Plain-English Summary
No error in admitting or excluding evidence, and no error or defect in any ruling, order, or anything done or left undone by the court or the parties, is grounds for a new trial, setting aside a verdict, or vacating, modifying, or otherwise disturbing a judgment or order — unless refusing that relief would be inconsistent with substantial justice. At every stage of a case, the court must disregard any error or defect that does not affect the parties' substantial rights.
Frequently Asked Questions
Does every evidentiary mistake at trial justify a new trial?
No, an error in admitting or excluding evidence is grounds for a new trial only if refusing to grant one would be inconsistent with substantial justice.
What is the harmless error rule under Rule 61?

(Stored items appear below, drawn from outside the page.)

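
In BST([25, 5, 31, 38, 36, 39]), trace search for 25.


BST root = 25
Search for 25: compare at each node
Path: [25]


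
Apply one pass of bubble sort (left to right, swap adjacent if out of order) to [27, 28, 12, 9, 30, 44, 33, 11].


After one pass: [27, 12, 9, 28, 30, 33, 11, 44]


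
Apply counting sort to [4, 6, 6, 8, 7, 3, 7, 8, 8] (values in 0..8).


Count array: [0, 0, 0, 1, 1, 0, 2, 2, 3]
Reconstruct: [3, 4, 6, 6, 7, 7, 8, 8, 8]


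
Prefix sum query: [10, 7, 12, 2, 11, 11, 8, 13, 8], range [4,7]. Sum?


Prefix sums: [0, 10, 17, 29, 31, 42, 53, 61, 74, 82]
Sum[4..7] = prefix[8] - prefix[4] = 74 - 31 = 43


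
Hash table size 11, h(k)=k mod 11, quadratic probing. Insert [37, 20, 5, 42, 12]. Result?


Insertions: 37->slot 4; 20->slot 9; 5->slot 5; 42->slot 10; 12->slot 1
Table: [None, 12, None, None, 37, 5, None, None, None, 20, 42]


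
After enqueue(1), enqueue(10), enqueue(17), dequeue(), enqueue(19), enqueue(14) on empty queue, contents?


enqueue(1) -> [1]
enqueue(10) -> [1, 10]
enqueue(17) -> [1, 10, 17]
dequeue() returns 1 -> [10, 17]
enqueue(19) -> [10, 17, 19]
enqueue(14) -> [10, 17, 19, 14]
Final queue (front to back): [10, 17, 19, 14]


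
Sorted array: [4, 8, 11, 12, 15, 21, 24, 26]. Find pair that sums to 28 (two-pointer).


Two pointers: lo=0, hi=7
Found pair: (4, 24) summing to 28


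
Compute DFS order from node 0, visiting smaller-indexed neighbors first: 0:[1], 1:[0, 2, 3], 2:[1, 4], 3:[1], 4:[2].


DFS stack-based: start with [0]
Visit order: [0, 1, 2, 4, 3]


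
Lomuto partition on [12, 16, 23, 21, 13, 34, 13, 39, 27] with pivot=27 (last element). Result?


Elements <= 27 go left of pivot.
Result: [12, 16, 23, 21, 13, 13, 27, 39, 34], pivot at index 6


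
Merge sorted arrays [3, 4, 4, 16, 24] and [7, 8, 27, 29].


Compare heads, take smaller each step.
Merged: [3, 4, 4, 7, 8, 16, 24, 27, 29]


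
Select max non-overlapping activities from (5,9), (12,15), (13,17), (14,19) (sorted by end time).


Greedy: pick earliest-ending, then skip overlaps.
Selected (2 activities): [(5, 9), (12, 15)]


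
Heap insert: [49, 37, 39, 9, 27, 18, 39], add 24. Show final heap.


Append 24: [49, 37, 39, 9, 27, 18, 39, 24]
Bubble up: swap idx 7(24) with idx 3(9)
Result: [49, 37, 39, 24, 27, 18, 39, 9]


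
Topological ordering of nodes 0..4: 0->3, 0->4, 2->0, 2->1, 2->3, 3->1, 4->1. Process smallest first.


Kahn's algorithm, process smallest node first
Order: [2, 0, 3, 4, 1]


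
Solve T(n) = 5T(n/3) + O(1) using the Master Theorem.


a=5, b=3, c=0. log_3(5)=1.465 > c=0. Case 1: O(n^log_b(a)) = O(n^1.465)
Complexity: O(n^1.465)


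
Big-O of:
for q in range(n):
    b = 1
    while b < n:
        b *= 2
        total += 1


Per nesting level: O(n) * O(log n) = O(n log n)
Complexity: O(n log n)


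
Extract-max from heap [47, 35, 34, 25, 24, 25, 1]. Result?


Max = 47
Replace root with last, heapify down
Resulting heap: [35, 25, 34, 1, 24, 25]


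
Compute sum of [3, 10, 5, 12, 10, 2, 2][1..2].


Prefix sums: [0, 3, 13, 18, 30, 40, 42, 44]
Sum[1..2] = prefix[3] - prefix[1] = 18 - 3 = 15


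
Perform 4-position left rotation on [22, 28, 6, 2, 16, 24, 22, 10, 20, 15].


Left rotate by 4: [16, 24, 22, 10, 20, 15, 22, 28, 6, 2]


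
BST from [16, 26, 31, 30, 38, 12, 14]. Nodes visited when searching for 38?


BST root = 16
Search for 38: compare at each node
Path: [16, 26, 31, 38]


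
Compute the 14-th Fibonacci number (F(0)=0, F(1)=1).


F(n)=F(n-1)+F(n-2)
...F(12)=144, F(13)=233, F(14)=377


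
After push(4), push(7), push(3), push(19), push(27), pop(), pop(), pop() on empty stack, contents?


push(4) -> [4]
push(7) -> [4, 7]
push(3) -> [4, 7, 3]
push(19) -> [4, 7, 3, 19]
push(27) -> [4, 7, 3, 19, 27]
pop() returns 27 -> [4, 7, 3, 19]
pop() returns 19 -> [4, 7, 3]
pop() returns 3 -> [4, 7]
Final stack (bottom to top): [4, 7]


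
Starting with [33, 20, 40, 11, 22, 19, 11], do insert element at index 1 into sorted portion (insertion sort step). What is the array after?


After one pass: [20, 33, 40, 11, 22, 19, 11]


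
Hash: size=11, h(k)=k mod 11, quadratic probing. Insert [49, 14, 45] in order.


Insertions: 49->slot 5; 14->slot 3; 45->slot 1
Table: [None, 45, None, 14, None, 49, None, None, None, None, None]


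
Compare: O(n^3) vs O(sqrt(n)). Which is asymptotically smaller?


sublinear grows slower than cubic
O(sqrt(n)) is asymptotically smaller; O(n^3) grows faster


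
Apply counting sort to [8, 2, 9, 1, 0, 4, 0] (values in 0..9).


Count array: [2, 1, 1, 0, 1, 0, 0, 0, 1, 1]
Reconstruct: [0, 0, 1, 2, 4, 8, 9]


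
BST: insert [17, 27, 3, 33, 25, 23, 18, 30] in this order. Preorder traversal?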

A rule requiring courts, at every stage of a proceeding, to disregard any error or defect that does not affect a party's substantial rights, rather than reversing or disturbing a judgment over a technical misstep.
Does Rule 61 apply only to evidentiary rulings?
No, it applies broadly to any ruling, order, or anything done or omitted by the court or the parties during the proceeding.